Speaking of Denmark...

7. EA Sports MMA: In 2007 three countries in the European Union stood firm against allowing the marketing of energy drinks because of the health risks associated with the sugar-filled and highly caffeinated beverages, France, Norway and Denmark. Denmark was particularly hardcore against the drinks, only recently allowing their sale.

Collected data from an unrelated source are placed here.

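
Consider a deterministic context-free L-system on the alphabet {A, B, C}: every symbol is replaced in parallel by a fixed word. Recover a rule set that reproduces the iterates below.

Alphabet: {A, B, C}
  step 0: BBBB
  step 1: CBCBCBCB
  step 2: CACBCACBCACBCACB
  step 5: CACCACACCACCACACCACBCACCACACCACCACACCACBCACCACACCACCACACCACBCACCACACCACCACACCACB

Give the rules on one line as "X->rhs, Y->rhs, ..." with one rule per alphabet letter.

  step 1 ⇒ step 2: CBCBCBCB ⇒ CA·CB·CA·CB·CA·CB·CA·CB
    B ↦ CB
    C ↦ CA
    A ↦ C  (constrained at step 2)

A->C, B->CB, C->CA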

Well, EA Sports MMA has almost as much energy drink advertising in it as it does fighting, and thus violated Denmark's law against the marketing of the drinks. Rather than create a special version of the game replacing the advertisements on the ring and in other areas with generics or other sponsors (something that seems like it would have taken five minutes to do), EA decided that such censorship would impair the integrity of the game...no, really. A spokesman said, "Our game authentically re-creates the sport of MMA in every facet, including energy drink in-game sponsorships on fighter shorts, gear and in fight venues." The Danish release was canceled.

6. KZ Manager: You probably haven't heard of KZ Manager, and if you haven't, congratulations on being a good person. It's a resource-manager game, except instead of building a city or something similar, you run a concentration camp. Really. Voted IGN's Most Unnecessary Game of the Year in 2001, it has you drive Turks, Jews and Gypsies as slave labor to pay for the Zyklon B you use to gas them in public executions that build public opinion.

Germany won't even let Wolfenstein be sold within its borders because of Nazi imagery, and you're actually blowing the bastards away in that game. What chance did this horrific joke of a title stand? Surprisingly, this is not the worst game on this list.